Spain is likely to request financial help within the next few weeks. Thanks to the involvement of the ECB, the bail-out does not need to be very large to be efficient. The expected easing of borrowing costs should indeed make it possible for Spain to keep on raising funds on financial markets. We now wait for further details from the ECB on how it intends to act

  • It became obvious that Spain would have to request help from its European fellow States earlier this year, when the positive effects of the ECB’s 3-year LTROs on sovereign yields faded away. Financial markets’ expectations of an incoming full bail-out further increased in June, when it was announced that Spanish banks would be recapitalised with European money. This positive piece of news failed to lower Spanish yields. For sure, and even if temporarily, the money lent by the EFSF was to increase the State’s indebtedness ratio, while the (de facto or de jure) seniority of European bail-out funds actually led to increase the perceived risk faced by private creditors. Still, the necessary recapitalisation was met at a lower cost.
  • The banking sector is just one problem among others. The other main issue is the uncontrolled budget deficits of autonomous regions. For the Spanish government, regaining control is not possible directly (it would require to rewrite the Constitution). It however introduced measures to give autonomous regions additional incentives to clean up their finances. First, a framework was introduced for regions failing to meet their quarterly budget targets. They now have six months to present a consolidation plan, after which, if the plan is judged insufficient, the central government takes over financial management and imposes the necessary cuts. Second, two liquidity funds were created. The first, the Fund for Financing Payments to Suppliers (FFPP, EUR 35 bn), has been set up for regions unable to fund deficits or pay debt to suppliers. The second, the Autonomous Community Liquidity Fund, has been set up to help autonomous regions facing difficulties in refinancing maturing debt. The mechanism will be funded by the General State Budget (EUR 12 bn) and an extraordinary dividend from the state lottery (EUR 6 bn). Those two funds basically work like the European bail-out funds: distressed autonomous regions ask for help and get cash but are then subject to strict fiscal and financial conditionality.

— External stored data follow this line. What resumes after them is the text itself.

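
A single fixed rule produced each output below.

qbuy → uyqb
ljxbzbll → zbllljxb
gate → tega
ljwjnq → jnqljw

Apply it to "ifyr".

In each case the input is transformed by: swap the front and back halves of the string.
Doing the same to "ifyr": "yrif".

yrif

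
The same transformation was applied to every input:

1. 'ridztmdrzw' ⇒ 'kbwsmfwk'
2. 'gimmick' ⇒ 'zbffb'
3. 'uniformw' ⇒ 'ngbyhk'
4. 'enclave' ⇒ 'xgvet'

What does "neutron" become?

gxnmk

What's happening: shift every letter 7 places backward in the alphabet (wrapping around), then delete the last 2 characters.
Applying that to "neutron" gives "gxnmk".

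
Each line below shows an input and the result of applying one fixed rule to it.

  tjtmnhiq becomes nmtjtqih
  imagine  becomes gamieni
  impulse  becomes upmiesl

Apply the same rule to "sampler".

The transformation: move the last 3 characters to the front (rotate right by 3), then reverse the string.
Working it through for "sampler": intermediate "lersamp", final "pmasrel".

pmasrel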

  • These two funds, while insuring a smooth financing of autonomous regions, will however add to the Spanish government financing needs. This comes on top of a deterioration of finances of the central government. Over the first half of 2012, budget deficit reached 4% of GDP versus 2.5% in 2011 H1. Excluding transfers to regions, it stood at 3% versus 2.4% a year earlier. In short, even at the central level, public finances are deteriorating. This is no surprise, though. The Spanish GDP was down for the third quarter in a row in 2012 Q2, by 0.4% q/q, following 0.3% in both 2012 Q1 and 2011 Q4. This resulted in a drop in tax collection, with a particularly marked decline in VAT receipts (-10% y/y). This also led to another increase in the unemployment rate, which reached 24.6% in Q2, and drove unemployment and other social benefits up by 4% y/y.